Start by fetching the condition catalogue — the fields and operators you can use to author a check's rule tree. Use it to drive form UIs and validate payloads. See Condition catalogue.

curl -sS "$OHO_BASE/compliance-checks/conditions" -H "Authorization: Bearer $OHO_TOKEN"

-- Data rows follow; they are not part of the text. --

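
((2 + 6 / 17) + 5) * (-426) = -53250 / 17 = -3132.35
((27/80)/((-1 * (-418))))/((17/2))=27/284240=0.00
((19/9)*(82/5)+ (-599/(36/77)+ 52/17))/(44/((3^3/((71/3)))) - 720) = 34246359/18766640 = 1.82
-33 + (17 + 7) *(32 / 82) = -969 / 41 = -23.63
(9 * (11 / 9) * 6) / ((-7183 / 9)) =-54 / 653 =-0.08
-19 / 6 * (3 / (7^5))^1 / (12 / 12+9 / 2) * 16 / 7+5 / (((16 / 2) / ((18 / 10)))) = 11644819 / 10353112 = 1.12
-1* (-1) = 1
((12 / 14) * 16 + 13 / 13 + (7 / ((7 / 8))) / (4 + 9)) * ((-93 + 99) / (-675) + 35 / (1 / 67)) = 16356313 / 455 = 35947.94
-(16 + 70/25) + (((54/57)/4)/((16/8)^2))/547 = -7815491/415720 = -18.80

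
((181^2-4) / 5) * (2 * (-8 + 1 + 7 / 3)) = -305732 / 5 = -61146.40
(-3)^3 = -27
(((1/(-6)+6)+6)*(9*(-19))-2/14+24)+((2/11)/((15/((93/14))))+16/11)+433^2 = 142827987/770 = 185490.89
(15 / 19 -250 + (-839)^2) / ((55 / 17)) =217498.55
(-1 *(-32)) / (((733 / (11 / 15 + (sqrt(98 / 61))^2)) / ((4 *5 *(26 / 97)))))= 7125248 / 13011483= 0.55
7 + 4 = 11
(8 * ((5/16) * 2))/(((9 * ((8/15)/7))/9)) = 525/8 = 65.62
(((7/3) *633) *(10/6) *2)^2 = 24239211.11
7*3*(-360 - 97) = -9597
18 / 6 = 3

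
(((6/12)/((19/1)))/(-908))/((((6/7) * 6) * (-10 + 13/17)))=119/195016608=0.00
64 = 64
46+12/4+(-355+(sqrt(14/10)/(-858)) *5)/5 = -22.00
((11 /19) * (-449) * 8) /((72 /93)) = -153109 /57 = -2686.12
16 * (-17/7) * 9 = -2448/7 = -349.71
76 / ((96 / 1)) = 19 / 24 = 0.79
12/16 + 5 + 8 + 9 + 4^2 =38.75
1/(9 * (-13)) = -1/117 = -0.01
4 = 4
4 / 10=2 / 5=0.40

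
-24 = -24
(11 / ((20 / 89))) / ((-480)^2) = 979 / 4608000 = 0.00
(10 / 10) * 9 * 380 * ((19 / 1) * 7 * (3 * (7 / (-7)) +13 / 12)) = -871815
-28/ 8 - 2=-11/ 2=-5.50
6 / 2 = 3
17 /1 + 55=72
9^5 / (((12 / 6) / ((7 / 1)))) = 413343 / 2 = 206671.50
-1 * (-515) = 515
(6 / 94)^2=9 / 2209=0.00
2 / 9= 0.22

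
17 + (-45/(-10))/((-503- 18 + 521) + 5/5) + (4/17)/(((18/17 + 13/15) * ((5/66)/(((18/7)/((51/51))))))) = 25.65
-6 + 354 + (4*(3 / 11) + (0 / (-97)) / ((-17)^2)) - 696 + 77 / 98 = -53303 / 154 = -346.12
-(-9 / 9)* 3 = 3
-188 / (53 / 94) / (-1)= 17672 / 53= 333.43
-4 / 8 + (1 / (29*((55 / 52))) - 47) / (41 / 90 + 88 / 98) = -134050643 / 3808222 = -35.20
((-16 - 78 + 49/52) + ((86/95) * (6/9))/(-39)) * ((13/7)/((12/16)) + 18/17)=-2611098823/7936110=-329.01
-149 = -149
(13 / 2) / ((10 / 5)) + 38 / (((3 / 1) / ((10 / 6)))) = 877 / 36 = 24.36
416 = 416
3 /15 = 1 /5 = 0.20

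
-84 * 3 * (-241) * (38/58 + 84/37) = 190637748/1073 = 177667.99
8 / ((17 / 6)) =48 / 17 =2.82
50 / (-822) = -25 / 411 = -0.06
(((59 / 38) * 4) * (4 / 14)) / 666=118 / 44289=0.00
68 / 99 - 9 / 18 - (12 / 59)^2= 100285 / 689238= 0.15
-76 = -76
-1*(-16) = 16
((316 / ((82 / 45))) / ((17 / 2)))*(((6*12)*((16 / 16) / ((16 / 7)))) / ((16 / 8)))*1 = 223965 / 697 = 321.33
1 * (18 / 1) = 18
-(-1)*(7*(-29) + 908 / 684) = -34486 / 171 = -201.67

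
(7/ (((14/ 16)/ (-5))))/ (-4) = 10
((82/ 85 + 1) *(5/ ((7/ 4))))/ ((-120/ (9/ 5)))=-501/ 5950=-0.08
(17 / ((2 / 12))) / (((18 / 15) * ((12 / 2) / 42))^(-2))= 3.00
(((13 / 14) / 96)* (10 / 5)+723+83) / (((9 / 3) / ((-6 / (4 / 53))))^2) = 566027.09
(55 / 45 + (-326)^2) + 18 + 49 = 106344.22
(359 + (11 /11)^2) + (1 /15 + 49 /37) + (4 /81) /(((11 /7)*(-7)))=59569144 /164835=361.39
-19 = -19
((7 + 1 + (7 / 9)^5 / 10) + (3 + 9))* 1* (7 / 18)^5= 198769783849 / 1115771008320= 0.18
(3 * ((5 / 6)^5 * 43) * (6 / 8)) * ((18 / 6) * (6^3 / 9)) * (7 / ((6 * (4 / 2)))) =940625 / 576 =1633.03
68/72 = 17/18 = 0.94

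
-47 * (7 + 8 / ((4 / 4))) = -705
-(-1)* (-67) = -67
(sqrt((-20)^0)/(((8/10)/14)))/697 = 35/1394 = 0.03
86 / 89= 0.97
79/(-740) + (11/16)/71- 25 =-5274401/210160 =-25.10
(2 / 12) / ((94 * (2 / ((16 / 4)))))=1 / 282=0.00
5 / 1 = 5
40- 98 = -58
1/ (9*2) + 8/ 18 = 0.50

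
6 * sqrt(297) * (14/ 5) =252 * sqrt(33)/ 5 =289.53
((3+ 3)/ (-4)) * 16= -24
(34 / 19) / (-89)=-34 / 1691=-0.02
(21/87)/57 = 7/1653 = 0.00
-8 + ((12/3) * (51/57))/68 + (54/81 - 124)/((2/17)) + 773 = -16147/57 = -283.28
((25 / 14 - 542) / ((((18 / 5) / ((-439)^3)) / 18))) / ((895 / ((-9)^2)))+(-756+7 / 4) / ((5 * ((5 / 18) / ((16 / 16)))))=20681955623.32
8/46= 0.17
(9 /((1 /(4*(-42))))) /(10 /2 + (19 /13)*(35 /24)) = -471744 /2225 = -212.02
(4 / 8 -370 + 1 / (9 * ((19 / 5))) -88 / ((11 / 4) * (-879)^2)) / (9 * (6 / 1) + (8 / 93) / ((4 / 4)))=-112093881739 / 16409177860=-6.83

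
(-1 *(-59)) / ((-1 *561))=-59 / 561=-0.11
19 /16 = 1.19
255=255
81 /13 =6.23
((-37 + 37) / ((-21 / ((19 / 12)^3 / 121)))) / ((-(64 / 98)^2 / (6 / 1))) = 0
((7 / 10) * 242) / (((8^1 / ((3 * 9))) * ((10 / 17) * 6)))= 161.99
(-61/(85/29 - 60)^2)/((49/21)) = -153903/19173175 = -0.01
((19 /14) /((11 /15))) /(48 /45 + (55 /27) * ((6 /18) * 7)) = 115425 /362978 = 0.32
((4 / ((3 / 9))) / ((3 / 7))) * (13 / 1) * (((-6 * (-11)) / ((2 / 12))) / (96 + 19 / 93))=1498.31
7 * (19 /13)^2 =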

Author a check with Create compliance check (POST /compliance-checks; like a package, its id is the caller-chosen code). Then evaluate it. Evaluation is synchronous — it runs the rule against in-scope workers, persists the result, and returns a fresh summary:

# Re-evaluate one check now
curl -sS -X POST "$OHO_BASE/compliance-checks/$CHECK_ID/evaluate" \
-H "Authorization: Bearer $OHO_TOKEN"
{
"data": {
"checkId": "wwcc-current",
"totalInScope": 128,
"passing": 124,
"failing": 3,
"errors": 1,
"evaluatedAt": "2026-06-29T02:30:00Z",
"failingWorkerUrns": ["urn:li:worker:wkr_...", "urn:li:worker:wkr_..."]
},
"meta": { "requestId": "..." }
}

Read the latest summary any time without re-running, via Get latest evaluation summary (GET /compliance-checks/{id}/results) — it returns an empty summary if the check has never run. To sweep many checks in one pass, use Bulk re-evaluate (POST /compliance-checks/evaluate): with no body it runs every enabled check, or filter by ids and/or severity (CRITICAL / WARNING / INFO), which AND together when both are supplied.

# Evaluate just the critical checks
curl -sS -X POST "$OHO_BASE/compliance-checks/evaluate" \
-H "Authorization: Bearer $OHO_TOKEN" \
-H "Content-Type: application/json" \
-d '{ "severity": "CRITICAL" }'

Bulk evaluation returns a data array — one summary per evaluated check.